80. Ni son comparables con las graciosas locuras de Don Quijote de la Mancha los desafueros de Orlando Furioso, bien que de su autor dijo el cura109 que si hablaba en su idioma le pondría sobre su cabeza.

81. No dijo otro tanto del Caballero del Febo, en cuyo nombre también hizo Cervantes un soneto. Imprimiose este libro con este título: Espejo de príncipes y caballeros, en el cual en tres libros se cuentan los inmortales hechos del Caballero Febo y de su hermano Rosicler, hijos del grande emperador Trebacio, con las altas caballerías y muy extraños amores de la muy hermosa y extremada princesa Claridiana, y de otros altos príncipes y caballeros, por Diego Ortúnez de Calahorra de la ciudad de Nágera.

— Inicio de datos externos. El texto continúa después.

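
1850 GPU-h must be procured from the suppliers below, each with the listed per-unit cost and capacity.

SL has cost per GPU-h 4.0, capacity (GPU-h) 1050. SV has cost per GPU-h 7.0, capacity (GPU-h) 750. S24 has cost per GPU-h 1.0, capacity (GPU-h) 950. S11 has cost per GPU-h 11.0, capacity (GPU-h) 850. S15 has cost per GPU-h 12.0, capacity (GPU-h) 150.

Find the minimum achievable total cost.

4550

Fill from the cheapest supplier first.
Take 950 from S24 at 1.0 ; need 900 more.
SL at 4.0: take 900 of its 1050 ; requirement met.
SV, S11, S15: unused.
Cost = 950×1.0 + 900×4.0 = 4550.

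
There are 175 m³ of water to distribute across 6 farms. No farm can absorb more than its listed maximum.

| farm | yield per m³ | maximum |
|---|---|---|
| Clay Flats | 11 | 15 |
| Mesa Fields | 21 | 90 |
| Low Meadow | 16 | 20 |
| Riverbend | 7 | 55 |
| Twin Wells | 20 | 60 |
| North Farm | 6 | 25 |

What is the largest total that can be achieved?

3465

Order the farms by yield per m³: Mesa Fields 21 > Twin Wells 20 > Low Meadow 16 > Clay Flats 11 > Riverbend 7 > North Farm 6.
Mesa Fields: +90 to 90 (cap) → 85 left.
Give Twin Wells 60 to hit its cap of 60 → 25 left.
Give Low Meadow 20 to hit its cap of 20 → 5 left.
Only 5 left; Clay Flats takes them to reach 5.
Total = 11×5 + 21×90 + 16×20 + 20×60 = 3465.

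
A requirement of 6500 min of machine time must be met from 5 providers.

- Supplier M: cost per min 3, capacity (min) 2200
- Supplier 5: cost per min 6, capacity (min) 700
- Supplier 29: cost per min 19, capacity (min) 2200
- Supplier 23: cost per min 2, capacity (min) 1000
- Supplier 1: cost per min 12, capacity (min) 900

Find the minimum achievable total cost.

55900

Use providers in increasing cost order.
Supplier 23 (2): use full 1000 → 5500 min to go.
Supplier M (3): use full 2200 → 3300 min to go.
Supplier 5 (6): use full 700 → 2600 min to go.
Take 900 from Supplier 1 at 12 → need 1700 more.
Take 1700 from Supplier 29 at 19 to finish.
Cost = 1000×2 + 2200×3 + 700×6 + 900×12 + 1700×19 = 55900.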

Salió el Espejo de príncipes en dos tomos en folio que contienen la primera y segunda parte, en Zaragoza, año 1581. Su autor, Pedro la Sierra. Después, Marco Martínez de Alcalá continuó dichas fábulas con este título: Tercera parte del espejo de príncipes y caballeros, hechos de las hijas y nietos del emperador Trebacio. En Alcalá, año 1589. Y Feliciano de Silva escribió después La cuarta parte del Caballero del Febo. Sabidos estos títulos, se entenderá mejor el soneto del «Caballero del Febo a Don Quijote de la Mancha» y se podrá aplicar la crítica que hizo el cura cuando, tomando el barbero un libro, dijo110: «Éste es Espejo de Caballerías. Ya conozco a su merced, dijo el cura. Ahí anda el señor Reinaldos de Montalbán con sus amigos y compañeros más ladrones que Caco, y los doce pares con el verdadero historiador Turpín. Y en verdad que estoy por condenarlos no más que a destierro perpetuo, siquiera porque tienen parte de la invención del famoso Mateo Boyardo, de donde también tejió su tela el cristiano poeta Ludovico Ariosto». Del estilo de Feliciano de Silva hizo gran burla Cervantes en otra parte111.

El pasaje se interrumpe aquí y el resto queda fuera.